Overestimated by some and counted among the masterpieces of the genre, Crispino's film is particularly interesting, from an expressive point of view, for the extreme violence of the murders and for the fact that, unusually, many of them take place in broad daylight and in entirely unusual contexts for giallo/thriller cinema (Argento, in "Tenebre", would take note).
Without revealing too much of the film's outcomes, it's also significant to note the close relationship between the murderer's action and the victims' sexual activity, which, according to some, would even relate this film (or, rather, the idea behind it) to the crime typology of the Monster of Florence, obviously according to minority theses relating to those bloody events and mostly fanciful. Nevertheless, it all gives the film an unsettling veneer.

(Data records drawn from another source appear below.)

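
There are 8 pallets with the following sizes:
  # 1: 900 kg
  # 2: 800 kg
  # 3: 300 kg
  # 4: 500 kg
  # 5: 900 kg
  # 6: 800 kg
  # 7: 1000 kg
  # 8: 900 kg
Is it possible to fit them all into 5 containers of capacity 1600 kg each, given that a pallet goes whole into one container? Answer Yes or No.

Yes

A valid assignment using 5 containers:
  container 1: 1000 + 500 = 1500
  container 2: 900 + 300 = 1200
  container 3: 900 = 900
  container 4: 900 = 900
  container 5: 800 + 800 = 1600
Every load is within 1600 kg, so 5 containers suffice.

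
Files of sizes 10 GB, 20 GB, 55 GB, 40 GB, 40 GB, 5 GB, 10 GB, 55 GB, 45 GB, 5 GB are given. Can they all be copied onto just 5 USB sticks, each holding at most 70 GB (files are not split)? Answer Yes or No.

Yes

A valid assignment using 5 USB sticks:
  USB stick 1: 55 + 10 + 5 = 70
  USB stick 2: 55 + 10 + 5 = 70
  USB stick 3: 45 + 20 = 65
  USB stick 4: 40 = 40
  USB stick 5: 40 = 40
Every load is within 70 GB, so 5 USB sticks suffice.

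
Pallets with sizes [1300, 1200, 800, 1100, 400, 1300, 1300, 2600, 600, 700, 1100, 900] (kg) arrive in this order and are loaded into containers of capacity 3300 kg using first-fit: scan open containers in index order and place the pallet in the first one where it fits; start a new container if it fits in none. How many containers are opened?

  1300 → container 1 (new)  [load 1300/3300]
  1200 → container 1  [load 2500/3300]
  800 → container 1  [load 3300/3300]
  1100 → container 2 (new)  [load 1100/3300]
  400 → container 2  [load 1500/3300]
  1300 → container 2  [load 2800/3300]
  1300 → container 3 (new)  [load 1300/3300]
  2600 → container 4 (new)  [load 2600/3300]
  600 → container 3  [load 1900/3300]
  700 → container 3  [load 2600/3300]
  1100 → container 5 (new)  [load 1100/3300]
  900 → container 5  [load 2000/3300]
5 containers opened.

5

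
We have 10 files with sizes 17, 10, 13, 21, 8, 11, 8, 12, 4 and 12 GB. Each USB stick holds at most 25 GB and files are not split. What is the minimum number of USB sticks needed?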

The flaws of the work are those often found in low-budget films: a certain hastiness in execution, the use of actors who are not always believable in their roles (with excessive use of the current belle), some too many inconsistencies in the plot - especially regarding the connection between the murderer's action and the depictions of the Etruscan god - and slowdowns in the middle phase of the film, which risk causing the story to lose its thread, equally diminishing the tension.
In the plot inconsistencies, we might, at a stretch, see an implicit sign of the ambiguity of the story told and the presence of actual supernatural elements in the murderer's action, although such conjecture proves too much and ends up justifying what, ultimately, seem like real plot holes.
In summary, a more than good film, definitely recommended to lovers of the Italian giallo and, in any case, to those who wish to have a full understanding of the past of our cinema, alas, unrepeatable even in these subgenres.